Был объявлен даже спецкурс по библиографии. Читал его какой-то бородач, про которого говорили, что он родился в 70-х годах прошлого века (скорее всего это был известный библиограф Б. С. Боднарский). Его не смущало, что в конце I семестра из его слушателей остался я один; он продолжал с жаром рассказывать о великих библиографах – Н. М. Лисовском, А. Г. Фомине, И. Ф. Масанове, который 28 лет прослужил на книжном складе торговой фирмы "Гесцель и К°" рассыльным, потом упаковщиком, конторщиком, кассиром. Думал ли я, что через 15 лет "Чеховиана" и "Словарь псевдонимов" Масанова станут моими настольными книгами, а его идеи о невыборочной исчерпывающей библиографии воплотятся в мою работу по прижизненной критике о Чехове, которой я отдам, как он своему "Словарю", сорок лет жизни?..

Я ходил на все семинары, где хотя бы чуть пахло стилистикой и поэтикой, – Е. М. Галкиной-Федорук, С. А. Копорского, Н. С. Поспелова; на 3-м курсе в каждом писал по курсовой. Евдокия Михайловна взяла написанную в ее семинаре работу в "Русский язык в школе" (это была моя первая научная публикация), нещадно ее сократив ("это виноградоведение будет непонятно для учителя"). Я тогда еще не знал, что за свой текст надо бороться.

На 4-м курсе я занимался стихотворным синтаксисом Пушкина у Н. С. Поспелова. Это был человек замечательный. Происходил он из семьи потомственных священников; его отец общался с Иоанном Кронштадтским и о. Силуяном. В квартире Н. С. был шкаф; если его открыть, там обнаруживался киот с лампадою. В 1900-е годы он посещал Религиозно-философские собрания; постепенно стал рассказывать мне о выступлениях Мережковского, Розанова, Бердяева; переписал для меня из "Вестника Московской патриархии" некролог, посвященный моему двоюродному деду о. Павлу, протоиерею Горьковского (Нижегородского) кафедрального собора.

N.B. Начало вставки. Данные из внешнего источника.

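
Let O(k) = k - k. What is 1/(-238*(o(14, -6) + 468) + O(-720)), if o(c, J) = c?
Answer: -1/114716 ≈ -8.7172e-6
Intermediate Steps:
O(k) = 0
1/(-238*(o(14, -6) + 468) + O(-720)) = 1/(-238*(14 + 468) + 0) = 1/(-238*482 + 0) = 1/(-114716 + 0) = 1/(-114716) = -1/114716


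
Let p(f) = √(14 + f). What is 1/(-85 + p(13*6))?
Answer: -85/7133 - 2*√23/7133 ≈ -0.013261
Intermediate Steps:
1/(-85 + p(13*6)) = 1/(-85 + √(14 + 13*6)) = 1/(-85 + √(14 + 78)) = 1/(-85 + √92) = 1/(-85 + 2*√23)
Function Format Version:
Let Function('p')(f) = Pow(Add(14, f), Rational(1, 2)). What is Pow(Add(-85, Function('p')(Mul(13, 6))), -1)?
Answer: Add(Rational(-85, 7133), Mul(Rational(-2, 7133), Pow(23, Rational(1, 2)))) ≈ -0.013261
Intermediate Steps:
Pow(Add(-85, Function('p')(Mul(13, 6))), -1) = Pow(Add(-85, Pow(Add(14, Mul(13, 6)), Rational(1, 2))), -1) = Pow(Add(-85, Pow(Add(14, 78), Rational(1, 2))), -1) = Pow(Add(-85, Pow(92, Rational(1, 2))), -1) = Pow(Add(-85, Mul(2, Pow(23, Rational(1, 2)))), -1)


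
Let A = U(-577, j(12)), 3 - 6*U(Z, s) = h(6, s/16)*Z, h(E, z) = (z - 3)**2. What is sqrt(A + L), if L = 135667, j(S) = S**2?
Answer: sqrt(556518)/2 ≈ 373.00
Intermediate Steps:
h(E, z) = (-3 + z)**2
U(Z, s) = 1/2 - Z*(-3 + s/16)**2/6 (U(Z, s) = 1/2 - (-3 + s/16)**2*Z/6 = 1/2 - Z*(-3 + s/16)**2/6)
A = 6925/2 (A = 1/2 - 1/1536*(-577)*(-48 + 12**2)**2 = 1/2 - 1/1536*(-577)*(-48 + 144)**2 = 1/2 - 1/1536*(-577)*96**2 = 1/2 - 1/1536*(-577)*9216 = 1/2 + 3462 = 6925/2 ≈ 3462.5)
sqrt(A + L) = sqrt(6925/2 + 135667) = sqrt(278259/2) = sqrt(556518)/2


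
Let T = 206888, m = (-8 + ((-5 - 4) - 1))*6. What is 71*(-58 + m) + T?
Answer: 195102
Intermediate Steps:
m = -108 (m = (-8 + (-9 - 1))*6 = (-8 - 10)*6 = -18*6 = -108)
71*(-58 + m) + T = 71*(-58 - 108) + 206888 = 71*(-166) + 206888 = -11786 + 206888 = 195102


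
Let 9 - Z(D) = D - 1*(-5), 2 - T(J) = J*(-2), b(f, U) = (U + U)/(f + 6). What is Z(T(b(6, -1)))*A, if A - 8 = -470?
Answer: -1078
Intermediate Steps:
b(f, U) = 2*U/(6 + f) (b(f, U) = (2*U)/(6 + f) = 2*U/(6 + f))
T(J) = 2 + 2*J (T(J) = 2 - J*(-2) = 2 - (-2)*J = 2 + 2*J)
Z(D) = 4 - D (Z(D) = 9 - (D - 1*(-5)) = 9 - (D + 5) = 9 - (5 + D) = 9 + (-5 - D) = 4 - D)
A = -462 (A = 8 - 470 = -462)
Z(T(b(6, -1)))*A = (4 - (2 + 2*(2*(-1)/(6 + 6))))*(-462) = (4 - (2 + 2*(2*(-1)/12)))*(-462) = (4 - (2 + 2*(2*(-1)*(1/12))))*(-462) = (4 - (2 + 2*(-⅙)))*(-462) = (4 - (2 - ⅓))*(-462) = (4 - 1*5/3)*(-462) = (4 - 5/3)*(-462) = (7/3)*(-462) = -1078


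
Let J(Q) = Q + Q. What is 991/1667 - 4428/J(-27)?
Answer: 137685/1667 ≈ 82.594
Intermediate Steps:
J(Q) = 2*Q
991/1667 - 4428/J(-27) = 991/1667 - 4428/(2*(-27)) = 991*(1/1667) - 4428/(-54) = 991/1667 - 4428*(-1/54) = 991/1667 + 82 = 137685/1667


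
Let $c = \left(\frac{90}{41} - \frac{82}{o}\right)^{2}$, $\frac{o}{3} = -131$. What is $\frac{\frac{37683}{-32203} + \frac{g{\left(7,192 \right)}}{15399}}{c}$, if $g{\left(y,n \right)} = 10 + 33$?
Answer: $- \frac{4174944467159027}{20664561622615348} \approx -0.20203$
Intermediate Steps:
$g{\left(y,n \right)} = 43$
$o = -393$ ($o = 3 \left(-131\right) = -393$)
$c = \frac{1500167824}{259628769}$ ($c = \left(\frac{90}{41} - \frac{82}{-393}\right)^{2} = \left(90 \cdot \frac{1}{41} - - \frac{82}{393}\right)^{2} = \left(\frac{90}{41} + \frac{82}{393}\right)^{2} = \left(\frac{38732}{16113}\right)^{2} = \frac{1500167824}{259628769} \approx 5.7781$)
$\frac{\frac{37683}{-32203} + \frac{g{\left(7,192 \right)}}{15399}}{c} = \frac{\frac{37683}{-32203} + \frac{43}{15399}}{\frac{1500167824}{259628769}} = \left(37683 \left(- \frac{1}{32203}\right) + 43 \cdot \frac{1}{15399}\right) \frac{259628769}{1500167824} = \left(- \frac{37683}{32203} + \frac{43}{15399}\right) \frac{259628769}{1500167824} = \left(- \frac{578895788}{495893997}\right) \frac{259628769}{1500167824} = - \frac{4174944467159027}{20664561622615348}$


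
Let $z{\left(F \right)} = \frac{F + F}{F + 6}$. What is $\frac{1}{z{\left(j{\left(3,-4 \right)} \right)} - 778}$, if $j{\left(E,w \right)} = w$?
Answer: $- \frac{1}{782} \approx -0.0012788$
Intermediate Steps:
$z{\left(F \right)} = \frac{2 F}{6 + F}$
$\frac{1}{z{\left(j{\left(3,-4 \right)} \right)} - 778} = \frac{1}{2 \left(-4\right) \frac{1}{6 - 4} - 778} = \frac{1}{2 \left(-4\right) \frac{1}{2} - 778} = \frac{1}{-4 - 778} = \frac{1}{-782} = - \frac{1}{782}$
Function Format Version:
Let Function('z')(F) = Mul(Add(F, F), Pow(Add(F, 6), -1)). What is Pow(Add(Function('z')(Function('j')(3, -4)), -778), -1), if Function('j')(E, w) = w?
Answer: Rational(-1, 782) ≈ -0.0012788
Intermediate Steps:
Function('z')(F) = Mul(2, F, Pow(Add(6, F), -1)) (Function('z')(F) = Mul(Mul(2, F), Pow(Add(6, F), -1)) = Mul(2, F, Pow(Add(6, F), -1)))
Pow(Add(Function('z')(Function('j')(3, -4)), -778), -1) = Pow(Add(Mul(2, -4, Pow(Add(6, -4), -1)), -778), -1) = Pow(Add(Mul(2, -4, Pow(2, -1)), -778), -1) = Pow(Add(Mul(2, -4, Rational(1, 2)), -778), -1) = Pow(Add(-4, -778), -1) = Pow(-782, -1) = Rational(-1, 782)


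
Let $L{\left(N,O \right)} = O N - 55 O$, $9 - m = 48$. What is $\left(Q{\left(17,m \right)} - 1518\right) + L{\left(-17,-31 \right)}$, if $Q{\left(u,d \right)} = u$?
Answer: $731$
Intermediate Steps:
$m = -39$ ($m = 9 - 48 = -39$)
$L{\left(N,O \right)} = - 55 O + N O$ ($L{\left(N,O \right)} = N O - 55 O = - 55 O + N O$)
$\left(Q{\left(17,m \right)} - 1518\right) + L{\left(-17,-31 \right)} = \left(17 - 1518\right) - 31 \left(-55 - 17\right) = -1501 - -2232 = -1501 + 2232 = 731$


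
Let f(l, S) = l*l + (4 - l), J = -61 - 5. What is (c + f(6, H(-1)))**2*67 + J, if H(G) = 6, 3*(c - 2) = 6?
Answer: 96682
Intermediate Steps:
c = 4 (c = 2 + (1/3)*6 = 2 + 2 = 4)
J = -66
f(l, S) = 4 + l**2 - l (f(l, S) = l**2 + (4 - l) = 4 + l**2 - l)
(c + f(6, H(-1)))**2*67 + J = (4 + (4 + 6**2 - 1*6))**2*67 - 66 = (4 + (4 + 36 - 6))**2*67 - 66 = (4 + 34)**2*67 - 66 = 38**2*67 - 66 = 1444*67 - 66 = 96748 - 66 = 96682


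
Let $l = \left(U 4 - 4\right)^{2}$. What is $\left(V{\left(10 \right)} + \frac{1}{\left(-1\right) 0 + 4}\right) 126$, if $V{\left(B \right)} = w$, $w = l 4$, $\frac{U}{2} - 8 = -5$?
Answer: $\frac{403263}{2} \approx 2.0163 \cdot 10^{5}$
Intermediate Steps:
$U = 6$ ($U = 16 + 2 \left(-5\right) = 16 - 10 = 6$)
$l = 400$ ($l = \left(6 \cdot 4 - 4\right)^{2} = \left(24 - 4\right)^{2} = 20^{2} = 400$)
$w = 1600$ ($w = 400 \cdot 4 = 1600$)
$V{\left(B \right)} = 1600$
$\left(V{\left(10 \right)} + \frac{1}{\left(-1\right) 0 + 4}\right) 126 = \left(1600 + \frac{1}{\left(-1\right) 0 + 4}\right) 126 = \left(1600 + \frac{1}{0 + 4}\right) 126 = \left(1600 + \frac{1}{4}\right) 126 = \frac{6401}{4} \cdot 126 = \frac{403263}{2}$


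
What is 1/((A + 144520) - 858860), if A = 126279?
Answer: -1/588061 ≈ -1.7005e-6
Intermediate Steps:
1/((A + 144520) - 858860) = 1/((126279 + 144520) - 858860) = 1/(270799 - 858860) = 1/(-588061) = -1/588061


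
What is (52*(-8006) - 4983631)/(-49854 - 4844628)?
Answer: 1799981/1631494 ≈ 1.1033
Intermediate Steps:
(52*(-8006) - 4983631)/(-49854 - 4844628) = (-416312 - 4983631)/(-4894482) = -5399943*(-1/4894482) = 1799981/1631494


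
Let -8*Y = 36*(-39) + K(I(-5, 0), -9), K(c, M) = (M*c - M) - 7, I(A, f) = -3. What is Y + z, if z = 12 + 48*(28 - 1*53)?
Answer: -8129/8 ≈ -1016.1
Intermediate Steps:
z = -1188 (z = 12 + 48*(28 - 53) = 12 + 48*(-25) = 12 - 1200 = -1188)
K(c, M) = -7 - M + M*c (K(c, M) = (-M + M*c) - 7 = -7 - M + M*c)
Y = 1375/8 (Y = -(36*(-39) + (-7 - 1*(-9) - 9*(-3)))/8 = -(-1404 + (-7 + 9 + 27))/8 = -(-1404 + 29)/8 = -⅛*(-1375) = 1375/8 ≈ 171.88)
Y + z = 1375/8 - 1188 = -8129/8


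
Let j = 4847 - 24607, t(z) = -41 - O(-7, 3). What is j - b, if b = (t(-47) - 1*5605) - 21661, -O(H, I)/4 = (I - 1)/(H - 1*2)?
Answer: 67931/9 ≈ 7547.9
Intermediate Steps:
O(H, I) = -4*(-1 + I)/(-2 + H) (O(H, I) = -4*(I - 1)/(H - 1*2) = -4*(-1 + I)/(H - 2) = -4*(-1 + I)/(-2 + H))
t(z) = -377/9 (t(z) = -41 - 4*(1 - 1*3)/(-2 - 7) = -41 - 4*(1 - 3)/(-9) = -41 - 4*(-1)*(-2)/9 = -41 - 1*8/9 = -41 - 8/9 = -377/9)
j = -19760
b = -245771/9 (b = (-377/9 - 1*5605) - 21661 = (-377/9 - 5605) - 21661 = -50822/9 - 21661 = -245771/9 ≈ -27308.)
j - b = -19760 - 1*(-245771/9) = -19760 + 245771/9 = 67931/9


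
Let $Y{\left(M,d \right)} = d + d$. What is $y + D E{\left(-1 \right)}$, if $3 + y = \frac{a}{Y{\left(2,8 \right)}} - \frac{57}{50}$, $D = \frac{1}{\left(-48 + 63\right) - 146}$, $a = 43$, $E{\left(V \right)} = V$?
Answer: $- \frac{75711}{52400} \approx -1.4449$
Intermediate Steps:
$D = - \frac{1}{131}$ ($D = \frac{1}{15 - 146} = \frac{1}{-131} = - \frac{1}{131} \approx -0.0076336$)
$Y{\left(M,d \right)} = 2 d$
$y = - \frac{581}{400}$ ($y = -3 + \left(\frac{43}{2 \cdot 8} - \frac{57}{50}\right) = -3 + \left(\frac{43}{16} - \frac{57}{50}\right) = -3 + \frac{619}{400} = - \frac{581}{400} \approx -1.4525$)
$y + D E{\left(-1 \right)} = - \frac{581}{400} - - \frac{1}{131} = - \frac{581}{400} + \frac{1}{131} = - \frac{75711}{52400}$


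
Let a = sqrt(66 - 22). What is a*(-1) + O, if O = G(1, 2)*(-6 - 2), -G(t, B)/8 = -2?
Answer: -128 - 2*sqrt(11) ≈ -134.63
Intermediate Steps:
G(t, B) = 16 (G(t, B) = -8*(-2) = 16)
a = 2*sqrt(11) (a = sqrt(44) = 2*sqrt(11) ≈ 6.6332)
O = -128 (O = 16*(-6 - 2) = 16*(-8) = -128)
a*(-1) + O = (2*sqrt(11))*(-1) - 128 = -2*sqrt(11) - 128 = -128 - 2*sqrt(11)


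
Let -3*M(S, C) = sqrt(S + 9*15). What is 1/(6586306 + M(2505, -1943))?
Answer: 9879459/65069140088014 + sqrt(165)/32534570044007 ≈ 1.5183e-7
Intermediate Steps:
M(S, C) = -sqrt(135 + S)/3 (M(S, C) = -sqrt(S + 9*15)/3 = -sqrt(S + 135)/3 = -sqrt(135 + S)/3)
1/(6586306 + M(2505, -1943)) = 1/(6586306 - sqrt(135 + 2505)/3) = 1/(6586306 - 4*sqrt(165)/3)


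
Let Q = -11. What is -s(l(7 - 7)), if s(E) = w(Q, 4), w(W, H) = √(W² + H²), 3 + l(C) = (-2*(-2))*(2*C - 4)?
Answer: -√137 ≈ -11.705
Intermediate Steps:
l(C) = -19 + 8*C (l(C) = -3 + (-2*(-2))*(2*C - 4) = -3 + 4*(-4 + 2*C) = -3 + (-16 + 8*C) = -19 + 8*C)
w(W, H) = √(H² + W²)
s(E) = √137 (s(E) = √(4² + (-11)²) = √(16 + 121) = √137)
-s(l(7 - 7)) = -√137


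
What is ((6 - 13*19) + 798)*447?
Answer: 248979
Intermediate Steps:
((6 - 13*19) + 798)*447 = ((6 - 247) + 798)*447 = (-241 + 798)*447 = 557*447 = 248979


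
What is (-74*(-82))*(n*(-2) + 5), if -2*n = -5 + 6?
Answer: 36408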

Вместе с Мариэттой Хан-Магомедовой (затем Чудаковой) слушал спецкурс А. А. Сабурова о "Войне и мире" – полный анализ великого романа от философии до языка и стиля – потом все это вошло в единственную в своем роде книгу ""Война и мир". Проблематика и поэтика" (1958).

Вспоминая наших учителей, боюсь, что я сильно разойдусь во мнении с большинством участников двух вышедших книг о выпускниках филологического факультета 1950–1955 и 1953–1958 годов, упоминавших совсем другие имена.

Почти все пишут о В. Н. Турбине, и все – с восторгом. Восторг этот уже в студенческие годы был мне непонятен. И именно потому, что в соседних аудиториях читали ученые, которых я упомянул в первых строках этого мемуара, – там делалась настоящая наука, и это было очевидно даже третьекурснику.